Ces résultats sont importants pour la prise en charge des enfants diagnostiqués autistes.
« En effet, comme ce trouble neurodéveloppemental affecte souvent l'acquisition du langage, les familles bilingues ont tendance à renoncer à l'usage de l'une des deux langues, afin de ne pas aggraver le processus d'apprentissage. Or, il est désormais clair que loin de mettre les enfants autistes en difficulté, le bilinguisme peut au contraire aider ces enfants à surmonter plusieurs aspects de leur trouble, servant en quelque sorte de thérapie naturelle », conclut Stéphanie Durrleman.
À propos de cette actualité sur la recherche sur l'autisme
Source : Université de Genève
Contact : Stéphanie Durrleman – Université de Genève
Image : L'image est dans le domaine public
Recherche originale : Accès fermé.
« Les bénéfices cognitifs du bilinguisme dans les troubles du spectre autistique : la théorie de l'esprit est-elle renforcée et par quels facteurs sous-jacents ? » par Stéphanie Durrleman et al.

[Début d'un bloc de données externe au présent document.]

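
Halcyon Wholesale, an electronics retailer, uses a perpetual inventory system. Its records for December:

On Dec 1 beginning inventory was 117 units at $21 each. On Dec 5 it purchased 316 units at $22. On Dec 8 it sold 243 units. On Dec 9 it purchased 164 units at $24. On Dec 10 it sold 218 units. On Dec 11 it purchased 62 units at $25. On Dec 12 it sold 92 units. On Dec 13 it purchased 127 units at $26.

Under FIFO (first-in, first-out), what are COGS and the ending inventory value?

COGS = $12,289; ending inventory = $5,908

Dec 8, 243 sold [FIFO — oldest first]: 117 @ $21 + 126 @ $22 = $5,229
Dec 10, 218 sold [FIFO — oldest first]: 190 @ $22 + 28 @ $24 = $4,852
Dec 12, 92 sold [FIFO — oldest first]: 92 @ $24 = $2,208
Total COGS = $5,229 + $4,852 + $2,208 = $12,289
Ending inventory: 44 @ $24 + 62 @ $25 + 127 @ $26 = $5,908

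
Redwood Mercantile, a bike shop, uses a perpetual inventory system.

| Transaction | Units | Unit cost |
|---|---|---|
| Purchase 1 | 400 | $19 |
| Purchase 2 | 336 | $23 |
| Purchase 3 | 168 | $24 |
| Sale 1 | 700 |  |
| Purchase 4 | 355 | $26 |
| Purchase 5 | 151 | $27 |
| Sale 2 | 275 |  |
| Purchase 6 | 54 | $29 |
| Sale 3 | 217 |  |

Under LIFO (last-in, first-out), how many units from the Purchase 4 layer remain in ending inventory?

Sale 1 (700) [LIFO — newest first]: 168 @ $24 + 336 @ $23 + 196 @ $19 = $15,484
Sale 2 (275) [LIFO — newest first]: 151 @ $27 + 124 @ $26 = $7,301
Sale 3 (217) [LIFO — newest first]: 54 @ $29 + 163 @ $26 = $5,804
Total COGS = $15,484 + $7,301 + $5,804 = $28,589
Ending inventory: 204 @ $19 + 68 @ $26 = $5,644
Check: goods available $34,233 = COGS $28,589 + ending $5,644

68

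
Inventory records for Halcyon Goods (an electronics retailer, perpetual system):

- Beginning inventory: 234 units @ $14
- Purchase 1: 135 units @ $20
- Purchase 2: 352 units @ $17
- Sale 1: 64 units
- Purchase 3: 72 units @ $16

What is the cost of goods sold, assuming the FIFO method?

Sale 1 (64) [FIFO — oldest first]: 64 @ $14 = $896
Ending inventory: 170 @ $14 + 135 @ $20 + 352 @ $17 + 72 @ $16 = $12,216
Check: goods available $13,112 = COGS $896 + ending $12,216

COGS = $896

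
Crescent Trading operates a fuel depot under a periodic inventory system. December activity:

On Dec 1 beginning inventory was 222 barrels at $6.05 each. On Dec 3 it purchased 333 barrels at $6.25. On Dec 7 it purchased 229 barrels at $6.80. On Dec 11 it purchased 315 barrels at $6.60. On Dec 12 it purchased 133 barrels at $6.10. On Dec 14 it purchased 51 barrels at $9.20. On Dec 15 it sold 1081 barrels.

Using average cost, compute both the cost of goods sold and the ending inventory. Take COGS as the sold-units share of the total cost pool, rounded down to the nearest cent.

COGS = $7,027.80; ending inventory = $1,313.25

Dec 15, sell 1081: 1081/1283 × $8,341.05 → $7,027.80
Ending inventory (cost pool remaining) = $1,313.25
Check: goods available $8,341.05 = COGS $7,027.80 + ending $1,313.25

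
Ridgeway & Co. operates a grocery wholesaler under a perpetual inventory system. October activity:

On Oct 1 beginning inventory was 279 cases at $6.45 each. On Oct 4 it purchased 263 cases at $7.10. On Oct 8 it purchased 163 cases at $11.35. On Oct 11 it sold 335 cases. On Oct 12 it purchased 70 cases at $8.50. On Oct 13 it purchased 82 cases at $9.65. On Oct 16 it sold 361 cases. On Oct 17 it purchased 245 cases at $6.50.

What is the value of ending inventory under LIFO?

Ending inventory = $2,630.95

Oct 11, 335 sold [LIFO — newest first]: 163 @ $11.35 + 172 @ $7.10 = $3,071.25
Oct 16, 361 sold [LIFO — newest first]: 82 @ $9.65 + 70 @ $8.50 + 91 @ $7.10 + 118 @ $6.45 = $2,793.50
Total COGS = $3,071.25 + $2,793.50 = $5,864.75
Ending inventory: 161 @ $6.45 + 245 @ $6.50 = $2,630.95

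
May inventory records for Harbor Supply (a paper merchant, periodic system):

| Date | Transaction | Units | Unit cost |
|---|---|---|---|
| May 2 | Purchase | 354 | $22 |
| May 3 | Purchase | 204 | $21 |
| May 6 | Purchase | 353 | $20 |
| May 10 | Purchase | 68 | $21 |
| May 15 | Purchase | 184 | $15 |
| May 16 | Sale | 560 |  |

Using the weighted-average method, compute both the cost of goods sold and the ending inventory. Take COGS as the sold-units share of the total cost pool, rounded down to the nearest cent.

May 16, sell 560: 560/1163 × $23,320.00 → $11,228.89
Ending inventory (cost pool remaining) = $12,091.11
Check: goods available $23,320.00 = COGS $11,228.89 + ending $12,091.11

COGS = $11,228.89; ending inventory = $12,091.11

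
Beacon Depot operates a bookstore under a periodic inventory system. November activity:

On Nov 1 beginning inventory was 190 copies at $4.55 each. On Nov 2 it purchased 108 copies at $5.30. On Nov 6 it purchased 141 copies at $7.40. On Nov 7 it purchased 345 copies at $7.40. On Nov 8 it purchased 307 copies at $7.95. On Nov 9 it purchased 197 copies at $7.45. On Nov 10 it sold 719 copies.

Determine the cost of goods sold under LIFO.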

Recherche sur l'autisme
Abstrait
Les bénéfices cognitifs du bilinguisme dans les troubles du spectre autistique : la théorie de l'esprit est-elle renforcée et par quels facteurs sous-jacents ?
Cette étude a examiné si le bilinguisme stimule la théorie de l'esprit telle que mesurée par une tâche de fausse croyance (FB) non verbale chez les enfants atteints de troubles du spectre autistique (TSA), et comment cette stimulation potentielle peut provenir d'améliorations dans une variété d'autres domaines, à savoir l'exécutif. fonctions (FE), le langage, les compétences de conscience métalinguistique, ainsi que la gravité de l'autisme. Cent trois enfants atteints de TSA (âgés de 7 à 15 ans) (43 enfants bilingues et 60 enfants monolingues appariés selon l'âge et le QI) ont été testés sur une tâche non verbale de commutation attentionnelle, de mémoire de travail et de mise à jour, et une tâche en ligne , tâche FB de premier ordre à faible niveau verbal.
Les résultats ont montré un avantage clair de la FB pour les enfants bilingues atteints de TSA par rapport à leurs pairs unilingues. Il y a également eu des augmentations d'EF, cependant, il n'y a aucune preuve que ces augmentations d'EF ont conduit à l'avantage de FB.
L'amélioration de la FB n'était expliquée ni par le langage, ni par les compétences métalinguistiques, ni par une gravité moindre de l'autisme. Bien que les résultats ne règlent pas de manière concluante le débat sur ce qui déclenche l'avantage ToM chez les enfants bilingues atteints de TSA, l'image empirique de la présente étude suggère que la composante ToM de la compréhension de la FB chez les enfants bilingues atteints de TSA est renforcée par l'expérience bilingue en soi.